# A little stone work



## Desolus (Aug 5, 2017)

Slightly off topic, but I machined it with a machine tool so here you go. 

Today I designed a new cut for a 11.85ct canary tourmaline I got from tanzania, I tested it in an umbalite garnet and it turned out great.


----------



## Desolus (Aug 5, 2017)

I've also used the same machine to plane knives at very specific angles and bring those planes to an extremely high polish, nothing comes close to cutting like that.


----------



## Ulma Doctor (Aug 5, 2017)

beautiful stone! nice cut.


----------



## Desolus (Aug 5, 2017)

For the interested, I use a facetron faceting machine. Not as refined as an ultratech but I don't make money cutting stones (because I am a hoarder) so the fact that it's a few thousand less made a difference for me...

--------------------

How to read a diagram. (I included the one for the stone I posted)

There's 3 dimentions to a facet, the angle or elevation, the index it is cut on, and the meet point where it *meets* another facet which is how you determine your depth of cut.

So for example P1 is set at 43 degrees elevation, so you crank the mast elevation to 43 degrees.

Then there is a series of index numbers in this case its 04-12-20-28-36-44-52-60-68-76-84-92. On the mast is a index gear, with x-number of teeth each tooth being numbered. The diagram calls for a 96 index gear so you load that into the machine and you can now cut symmetry to any number that 96 is divisible to, in this case 24.

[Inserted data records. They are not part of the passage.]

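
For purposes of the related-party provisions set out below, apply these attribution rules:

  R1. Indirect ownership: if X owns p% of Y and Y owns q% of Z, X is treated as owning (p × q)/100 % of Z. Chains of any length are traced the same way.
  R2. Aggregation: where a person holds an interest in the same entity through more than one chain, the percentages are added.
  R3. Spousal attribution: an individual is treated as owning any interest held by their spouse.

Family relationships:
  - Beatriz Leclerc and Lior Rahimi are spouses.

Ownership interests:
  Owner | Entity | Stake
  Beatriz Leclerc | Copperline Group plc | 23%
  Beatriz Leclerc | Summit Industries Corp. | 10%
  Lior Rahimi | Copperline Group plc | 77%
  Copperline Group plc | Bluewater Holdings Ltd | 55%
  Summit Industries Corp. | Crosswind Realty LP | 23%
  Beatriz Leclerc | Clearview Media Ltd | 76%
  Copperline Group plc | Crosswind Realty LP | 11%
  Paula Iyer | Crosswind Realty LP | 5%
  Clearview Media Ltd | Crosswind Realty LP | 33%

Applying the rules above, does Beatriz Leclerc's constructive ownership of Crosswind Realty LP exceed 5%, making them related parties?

By spousal attribution (R3), Beatriz Leclerc is treated as also owning Lior Rahimi's interest in Copperline Group plc, giving 23% + 77% = 100%.
Chain via Summit Industries Corp. (R1): 10% × 23% = 2.3% of Crosswind Realty LP.
Chain via Copperline Group plc (R1): 100% × 11% = 11% of Crosswind Realty LP.
Chain via Clearview Media Ltd (R1): 76% × 33% = 25.08% of Crosswind Realty LP.
Aggregating (R2): 2.3% + 11% + 25.08% = 38.38%.
38.38% exceeds the 5% threshold, so Beatriz is a related party to Crosswind Realty LP.

Yes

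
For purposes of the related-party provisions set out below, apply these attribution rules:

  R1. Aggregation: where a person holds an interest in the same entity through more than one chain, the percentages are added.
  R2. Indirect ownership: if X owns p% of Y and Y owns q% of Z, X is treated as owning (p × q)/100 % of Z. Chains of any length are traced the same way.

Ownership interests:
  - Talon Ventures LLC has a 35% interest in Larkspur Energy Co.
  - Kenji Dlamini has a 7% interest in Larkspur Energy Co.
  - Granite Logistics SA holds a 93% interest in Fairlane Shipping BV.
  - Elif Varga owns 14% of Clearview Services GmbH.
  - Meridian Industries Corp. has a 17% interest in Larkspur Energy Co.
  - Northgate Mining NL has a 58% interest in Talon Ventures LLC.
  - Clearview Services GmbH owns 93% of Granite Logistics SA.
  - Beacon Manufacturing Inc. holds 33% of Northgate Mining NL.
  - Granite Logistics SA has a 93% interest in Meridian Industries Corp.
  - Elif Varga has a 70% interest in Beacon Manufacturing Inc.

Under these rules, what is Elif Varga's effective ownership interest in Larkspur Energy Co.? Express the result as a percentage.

Chain via Beacon Manufacturing Inc. → Northgate Mining NL → Talon Ventures LLC (R2): 70% × 33% × 58% × 35% = 4.6893% of Larkspur Energy Co.
Chain via Clearview Services GmbH → Granite Logistics SA → Meridian Industries Corp. (R2): 14% × 93% × 93% × 17% = 2.058462% of Larkspur Energy Co.
Aggregating (R1): 4.6893% + 2.058462% = 6.747762%.

6.747762%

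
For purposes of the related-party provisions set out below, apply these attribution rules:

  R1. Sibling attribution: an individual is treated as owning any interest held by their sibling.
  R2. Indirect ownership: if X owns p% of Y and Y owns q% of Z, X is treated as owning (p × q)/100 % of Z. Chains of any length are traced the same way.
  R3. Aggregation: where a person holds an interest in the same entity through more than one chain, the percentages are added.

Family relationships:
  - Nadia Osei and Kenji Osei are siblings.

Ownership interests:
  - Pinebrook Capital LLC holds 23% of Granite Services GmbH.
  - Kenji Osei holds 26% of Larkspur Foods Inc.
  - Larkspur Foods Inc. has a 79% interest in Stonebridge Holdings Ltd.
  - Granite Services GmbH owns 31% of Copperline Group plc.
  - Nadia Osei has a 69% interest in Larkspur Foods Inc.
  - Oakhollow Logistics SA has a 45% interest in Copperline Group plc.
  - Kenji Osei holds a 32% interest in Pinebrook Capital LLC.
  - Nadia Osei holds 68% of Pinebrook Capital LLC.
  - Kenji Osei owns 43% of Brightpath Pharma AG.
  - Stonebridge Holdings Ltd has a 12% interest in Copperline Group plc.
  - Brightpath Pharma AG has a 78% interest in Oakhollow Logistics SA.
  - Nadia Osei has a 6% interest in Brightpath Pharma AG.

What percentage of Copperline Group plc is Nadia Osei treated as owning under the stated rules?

33.335%

By sibling attribution (R1), Nadia Osei is treated as also owning Kenji Osei's interest in Larkspur Foods Inc, giving 69% + 26% = 95%.
By sibling attribution (R1), Nadia Osei is treated as also owning Kenji Osei's interest in Brightpath Pharma AG, giving 6% + 43% = 49%.
By sibling attribution (R1), Nadia Osei is treated as also owning Kenji Osei's interest in Pinebrook Capital LLC, giving 68% + 32% = 100%.
Chain via Larkspur Foods Inc. → Stonebridge Holdings Ltd (R2): 95% × 79% × 12% = 9.006% of Copperline Group plc.
Chain via Brightpath Pharma AG → Oakhollow Logistics SA (R2): 49% × 78% × 45% = 17.199% of Copperline Group plc.
Chain via Pinebrook Capital LLC → Granite Services GmbH (R2): 100% × 23% × 31% = 7.13% of Copperline Group plc.
Aggregating (R3): 9.006% + 17.199% + 7.13% = 33.335%.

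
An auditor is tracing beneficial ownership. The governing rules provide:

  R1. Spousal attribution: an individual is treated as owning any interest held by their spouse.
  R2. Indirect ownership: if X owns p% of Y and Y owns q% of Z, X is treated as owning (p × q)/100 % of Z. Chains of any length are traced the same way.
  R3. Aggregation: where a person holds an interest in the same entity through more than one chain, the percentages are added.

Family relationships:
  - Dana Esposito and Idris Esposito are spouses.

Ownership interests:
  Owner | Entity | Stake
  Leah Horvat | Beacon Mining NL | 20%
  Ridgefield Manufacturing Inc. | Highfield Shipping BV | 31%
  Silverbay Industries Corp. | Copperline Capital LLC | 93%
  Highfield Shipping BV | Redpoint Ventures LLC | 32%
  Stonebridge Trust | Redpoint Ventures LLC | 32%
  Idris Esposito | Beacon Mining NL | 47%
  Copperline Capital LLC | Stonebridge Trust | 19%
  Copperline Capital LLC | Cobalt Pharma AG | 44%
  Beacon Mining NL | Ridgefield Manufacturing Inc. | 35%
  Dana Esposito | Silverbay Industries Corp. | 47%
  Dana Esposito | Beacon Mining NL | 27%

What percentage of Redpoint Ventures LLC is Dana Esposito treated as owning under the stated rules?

By spousal attribution (R1), Dana Esposito is treated as also owning Idris Esposito's interest in Beacon Mining NL, giving 27% + 47% = 74%.
Chain via Beacon Mining NL → Ridgefield Manufacturing Inc. → Highfield Shipping BV (R2): 74% × 35% × 31% × 32% = 2.56928% of Redpoint Ventures LLC.
Chain via Silverbay Industries Corp. → Copperline Capital LLC → Stonebridge Trust (R2): 47% × 93% × 19% × 32% = 2.657568% of Redpoint Ventures LLC.
Aggregating (R3): 2.56928% + 2.657568% = 5.226848%.

5.226848%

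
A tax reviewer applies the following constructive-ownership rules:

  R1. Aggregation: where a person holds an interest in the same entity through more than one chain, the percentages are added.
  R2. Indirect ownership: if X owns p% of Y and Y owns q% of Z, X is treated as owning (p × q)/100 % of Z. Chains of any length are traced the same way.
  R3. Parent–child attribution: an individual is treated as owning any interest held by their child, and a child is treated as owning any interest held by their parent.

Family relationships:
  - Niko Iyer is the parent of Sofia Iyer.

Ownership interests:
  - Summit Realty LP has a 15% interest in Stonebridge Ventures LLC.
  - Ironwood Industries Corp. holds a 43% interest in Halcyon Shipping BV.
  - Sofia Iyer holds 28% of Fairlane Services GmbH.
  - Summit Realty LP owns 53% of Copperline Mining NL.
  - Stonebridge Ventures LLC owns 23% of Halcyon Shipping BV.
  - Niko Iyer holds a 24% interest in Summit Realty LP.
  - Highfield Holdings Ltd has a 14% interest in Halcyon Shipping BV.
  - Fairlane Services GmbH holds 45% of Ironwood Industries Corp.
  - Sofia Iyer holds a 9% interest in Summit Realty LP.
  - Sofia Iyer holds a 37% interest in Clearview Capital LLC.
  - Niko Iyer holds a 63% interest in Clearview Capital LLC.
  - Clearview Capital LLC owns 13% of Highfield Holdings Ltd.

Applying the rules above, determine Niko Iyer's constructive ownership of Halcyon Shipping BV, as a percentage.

8.3765%

By parent–child attribution (R3), Niko Iyer is treated as also owning Sofia Iyer's interest in Clearview Capital LLC, giving 63% + 37% = 100%.
By parent–child attribution (R3), Niko Iyer is treated as also owning Sofia Iyer's interest in Summit Realty LP, giving 24% + 9% = 33%.
By parent–child attribution (R3), Niko Iyer is treated as owning Sofia Iyer's 28% interest in Fairlane Services GmbH.
Chain via Clearview Capital LLC → Highfield Holdings Ltd (R2): 100% × 13% × 14% = 1.82% of Halcyon Shipping BV.
Chain via Summit Realty LP → Stonebridge Ventures LLC (R2): 33% × 15% × 23% = 1.1385% of Halcyon Shipping BV.
Chain via Fairlane Services GmbH → Ironwood Industries Corp. (R2): 28% × 45% × 43% = 5.418% of Halcyon Shipping BV.
Aggregating (R1): 1.82% + 1.1385% + 5.418% = 8.3765%.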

The height of the mast is what determines where your facets are going to meet, for P1 this is the culet of the stone so you just need to cut them to a point in the middle, hopefully grinding off any imperfections on the outside of the stone in the process. (I try to only buy rough that will cut to an IF (internally flawless) or better)


----------



## francist (Aug 5, 2017)

Whoa, that's one impressive diagram! Anyone who thinks grinding lathe tools is tough oughta check that out... .

-frank


----------